El rabioso columnista

“Alberto Aguirre es, geográficamente, un oasis adonde hemos arrimado una generación de escritores antioqueños a escamparnos del desierto, a preguntar por un camino. Nadie volvió a partir de ese oasis con sed, porque el corazón de este hombre, su amistad, su talento, hacen un poco de faro en la soledad espiritual de Medellín.” Gonzalo Arango. Vida.Voz. Antología.

Literatura y política


Columnas publicadas en El Mundo de Medellín.

Hay algo que sí podríamos aprender de los escritores alemanes: su compromiso con la realidad. Fue lúcido el análisis que hizo Peter Schneider, el lunes, en la Piloto, de la condición del escritor en Alemania: un discurso de belleza literaria, de fina ironía, de clarividencia política. Es la alianza necesaria –dentro del propio texto- del escritor con el hombre político (que hombre político lo somos todos, ineludiblemente, aunque algunos intenten la fuga). Y reveló Schneider, no sólo el amor de su país, sino el conocimiento de su país.

La película de Schneider (guionista, “El cuchillo en la cabeza”), es la reflexión crítica sobre el terrorismo y la represión policial: refleja un hecho político, como refinada elaboración estética, y no como cartel. Así Heinrich Böll y Günther Grass y Peter Handke. Así la generalidad de una literatura. Son escritores que indagan en la realidad, que se comprometen con el problema que es esa realidad, y la cuestionan, la desnudan, la denuncian, dentro de parámetros estéticos impecables y novedosos.

En cambio, nuestros escritores han recaído en el morbo romántico. Ninguna lucidez sobre su propio país: lo ignoran. Llega a parecer un estorbo el conocimiento político (que es el de la realidad), y declaran sin empacho que la política es para los demás, para la mesnada: nosotros somos impolutos. Siguen siendo escritores que practican el enroque (revestidos de marfil), lejos del mundanal ruido.

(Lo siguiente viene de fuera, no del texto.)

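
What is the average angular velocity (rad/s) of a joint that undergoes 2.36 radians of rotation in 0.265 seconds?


omega = delta_theta / delta_t
omega = 2.36 / 0.265
omega = 8.9057


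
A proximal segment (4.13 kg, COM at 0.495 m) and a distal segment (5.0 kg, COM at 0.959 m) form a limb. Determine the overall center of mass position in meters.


COM = (m1*x1 + m2*x2) / (m1 + m2)
COM = (4.13*0.495 + 5.0*0.959) / (4.13 + 5.0)
Numerator = 6.8393
Denominator = 9.1300
COM = 0.7491


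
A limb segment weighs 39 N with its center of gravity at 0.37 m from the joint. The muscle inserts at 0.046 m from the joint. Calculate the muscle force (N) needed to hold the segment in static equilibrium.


F_muscle = W * d_load / d_muscle
F_muscle = 39 * 0.37 / 0.046
Numerator = 14.4300
F_muscle = 313.6957


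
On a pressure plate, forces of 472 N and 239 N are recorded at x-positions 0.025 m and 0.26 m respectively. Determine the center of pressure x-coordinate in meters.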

El intelectual colombiano ha dimitido de su función crítica, refugiándose en la mística de pacotilla, en el intimismo o en la advocación inane del pasado: invocan a Milarepa, se fabrican vulgares nirvanas alcohólicos, añoran un ilusorio pasado idílico. O se hacen los topos de su propia intimidad, cercenados del mundo, aislados, herméticos. Construyen palabras pero no tocan el mundo.

No se trata de establecer para los escritores una cartilla, con su regleta magistral. Pero no deja de ser trágico que un país sacudido por tan tremendas corrientes desgarradoras, vea a sus escritores enervados en deliquios intimistas o en fugas místicas. Schneider habla, refiere, refleja el terrorismo. ¿Dónde nuestra novela, aquí, sobre ese tema? ¿Y dónde la poesía? Los grandes temas que sacuden al hombre colombiano no encuentran reflejo en la obra de sus escritores: éstos le son ajenos. Por ello, aún desamparado el destino de ese hombre. El pueblo necesita el testimonio de sus escritores, y éstos ahora se lo niegan.

Porque el escritor colombiano ha erigido su ego en centro del universo, y así, por paradoja, se corta del universo. Si se insertara en el proceso vital de su país, el ego sería rico y tendría trascendencia: no sólo daría el testimonio que le es exigido y que el pueblo requiere, sino que en sus obras de intimidad el yo tendría aquella dimensión social reveladora. El intelectual colombiano no sólo es tránsfuga, sino que su obra resulta anodina.